For further reading: Here are two articles of interest. The first from a bioethics journal, "The West's dismissal of the Khabarovsk trial as 'communist propaganda': ideology, evidence and international bioethics."

The second article is a 2001 article in The Japan Times, which recounts the trial itself: "The trial of Unit 731". The following is an excerpt from that article (the link to Harris's book is added):
Russians aware of the atrocities in Harbin were outraged. Josef Stalin responded by ordering trials of his own. On Dec. 25, 1949, the trial of Unit 731’s doctors began, with orders to finish by the end of the year, before implementation of a decree reinstating the death penalty in the Soviet Union. Stalin apparently feared that Japan might execute Soviet prisoners of war if the physicians were hanged in Khabarovsk, Permyakov said.

Nevertheless, the proceedings “were not a show trial on the Stalinist model,” said Sheldon Harris, the American author of “Factories of Death: Japanese Biological Warfare 1932-45.”
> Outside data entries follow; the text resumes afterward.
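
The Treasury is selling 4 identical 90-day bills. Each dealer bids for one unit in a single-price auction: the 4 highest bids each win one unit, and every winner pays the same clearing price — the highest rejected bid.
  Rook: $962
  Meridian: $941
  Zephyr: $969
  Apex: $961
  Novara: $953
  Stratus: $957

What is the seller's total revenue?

Ordering the bids: 969 (Zephyr), 962 (Rook), 961 (Apex), 957 (Stratus), 953 (Novara), 941 (Meridian)
Top 4: Zephyr, Rook, Apex, Stratus.
Highest unsuccessful bid: $953 → clearing price.
Total revenue = 4 × $953 = $3,812.

Total revenue: $3,812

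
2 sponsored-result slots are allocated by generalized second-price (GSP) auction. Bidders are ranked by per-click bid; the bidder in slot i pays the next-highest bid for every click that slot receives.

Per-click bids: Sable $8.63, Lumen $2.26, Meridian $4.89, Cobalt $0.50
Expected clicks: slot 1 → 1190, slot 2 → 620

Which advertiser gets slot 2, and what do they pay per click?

Meridian; $2.26 per click

Per-click bids in order: $8.63 (Sable) > $4.89 (Meridian) > $2.26 (Lumen) > …
Slot 2 goes to the second-ranked bidder, Meridian, who pays the next bid down: $2.26/click.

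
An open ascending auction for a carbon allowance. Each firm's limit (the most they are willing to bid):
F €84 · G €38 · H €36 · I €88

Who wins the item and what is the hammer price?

Open ascending-bid auction: the price rises until one bidder remains; the winner pays the price at which the last rival dropped out.
Limits ranked: 88 (I) > 84 (F) > 38 (G) > 36 (H)
Once the price passes €84, only I is left; the hammer falls at F's limit of €84.

I wins at €84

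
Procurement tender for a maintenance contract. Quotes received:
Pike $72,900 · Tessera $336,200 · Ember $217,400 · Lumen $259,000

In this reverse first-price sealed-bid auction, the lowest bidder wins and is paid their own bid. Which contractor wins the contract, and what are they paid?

Pike is paid $72,900

Reverse first-price sealed-bid auction: the lowest bidder wins and is paid their own bid.
Bids in order: 72,900 (Pike) < 217,400 (Ember) < 259,000 (Lumen) < 336,200 (Tessera)
First-price: Pike is paid what they bid, $72,900.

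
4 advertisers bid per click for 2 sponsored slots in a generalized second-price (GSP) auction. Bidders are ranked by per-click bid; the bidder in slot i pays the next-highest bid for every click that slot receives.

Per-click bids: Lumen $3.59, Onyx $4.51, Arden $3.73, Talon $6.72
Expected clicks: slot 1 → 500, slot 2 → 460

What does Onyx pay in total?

Sorting advertisers: $6.72 (Talon) > $4.51 (Onyx) > $3.73 (Arden) > …
Onyx holds slot 2 → pays next bid $3.73 × 460 clicks = $1715.80.

Onyx pays $1715.80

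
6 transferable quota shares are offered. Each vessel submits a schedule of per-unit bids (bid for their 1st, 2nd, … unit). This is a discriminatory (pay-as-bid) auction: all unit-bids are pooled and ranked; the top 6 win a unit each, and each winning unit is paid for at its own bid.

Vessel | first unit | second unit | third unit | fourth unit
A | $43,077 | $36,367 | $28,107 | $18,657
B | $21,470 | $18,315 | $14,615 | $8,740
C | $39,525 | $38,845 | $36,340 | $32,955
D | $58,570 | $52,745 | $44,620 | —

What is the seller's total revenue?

Merging the schedules and taking the best 6: 58,570 (D-1), 52,745 (D-2), 44,620 (D-3), 43,077 (A-1), 39,525 (C-1), 38,845 (C-2)
Next rejected bid: $36,367 (not a price — pay-as-bid).
Each winning unit pays its own bid.
Revenue = 58,570 + 52,745 + 44,620 + 43,077 + 39,525 + 38,845 = $277,382.

Total revenue: $277,382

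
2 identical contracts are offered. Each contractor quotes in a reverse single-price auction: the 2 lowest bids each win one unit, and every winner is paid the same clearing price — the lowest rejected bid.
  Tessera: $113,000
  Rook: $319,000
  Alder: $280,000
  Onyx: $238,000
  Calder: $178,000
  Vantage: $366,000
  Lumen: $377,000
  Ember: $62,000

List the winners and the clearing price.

Bids ranked low→high: 62,000 (Ember), 113,000 (Tessera), 178,000 (Calder), 238,000 (Onyx), …
Winners (2 units): Ember, Tessera.
Clearing price = lowest rejected bid = $178,000.

Ember, Tessera; each is paid $178,000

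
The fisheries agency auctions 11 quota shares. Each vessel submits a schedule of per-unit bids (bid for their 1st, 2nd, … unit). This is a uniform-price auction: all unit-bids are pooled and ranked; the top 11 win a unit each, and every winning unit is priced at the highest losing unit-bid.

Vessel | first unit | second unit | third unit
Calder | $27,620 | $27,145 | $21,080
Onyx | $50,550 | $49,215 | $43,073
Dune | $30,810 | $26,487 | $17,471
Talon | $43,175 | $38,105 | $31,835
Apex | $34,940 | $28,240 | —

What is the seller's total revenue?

Pooled unit-bids ranked (top 11): 50,550 (Onyx-1), 49,215 (Onyx-2), 43,175 (Talon-1), 43,073 (Onyx-3), 38,105 (Talon-2), 34,940 (Apex-1), 31,835 (Talon-3), 30,810 (Dune-1), 28,240 (Apex-2), 27,620 (Calder-1), 27,145 (Calder-2)
First bid not allocated: $26,487.
Allocation: Apex 2, Calder 2, Dune 1, Onyx 3, Talon 3. Every unit priced at $26,487.
Revenue = 11 × 26,487 = $291,357.

Total revenue: $291,357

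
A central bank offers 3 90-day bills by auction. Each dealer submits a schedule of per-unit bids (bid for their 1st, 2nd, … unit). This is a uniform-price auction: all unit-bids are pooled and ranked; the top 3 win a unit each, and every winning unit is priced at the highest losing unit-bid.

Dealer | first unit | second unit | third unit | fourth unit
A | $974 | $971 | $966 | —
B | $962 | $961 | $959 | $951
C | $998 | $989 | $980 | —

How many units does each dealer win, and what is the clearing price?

C 3; clearing price $974

All unit-bids, highest first — top 3: 998 (C-1), 989 (C-2), 980 (C-3)
The (k+1)-th unit-bid is $974.
Allocation: C 3.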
“It was a strange affair, having the trial take place in Khabarovsk rather than in Moscow or Leningrad,” Harris said. “However, the evidence presented at the trial was reasonably faithful to the facts. It was discredited in the U.S. and elsewhere because of the notoriety of earlier show trials in the U.S.S.R. Nevertheless, the [U.S.] State Department and MacArthur’s people were in a panic that some evidence would come out at the trial that there were American POWs who were [victims of] human experiments.”

3 comments:

Anonymous said...

Thank you for your interesting coverage of this suppressed subject. I stumbled across it in Wilfred Burchetts wonderful autobiography just a few weeks ago.

I can't seem to either download or read the Khabarovsk trial book from google books. Are you sure they have changed their copyright settings on it? If not, do you have a copy you can upload to the web when you have time? The book is of high historical (and contemporary) significance, and I, for one, would like to read it.

Terje said...
This comment has been removed by a blog administrator.
Valtin said...

Tanks, terje! By the way, the link works fine for me. Click on the link at the quote at the top of the post. You should be able to read it in the browser, or click on the button that says "Read ebook" to download and read the book via Google Play. I've not been able to download a PDF or .mobi version, or therefore get my own copy to upload. If you are not in the United States, I can't say for sure if this works. I believe Google published because they decided the book is in the public domain, but I can't really speak for them. Please let me know if you are successful or have further problems.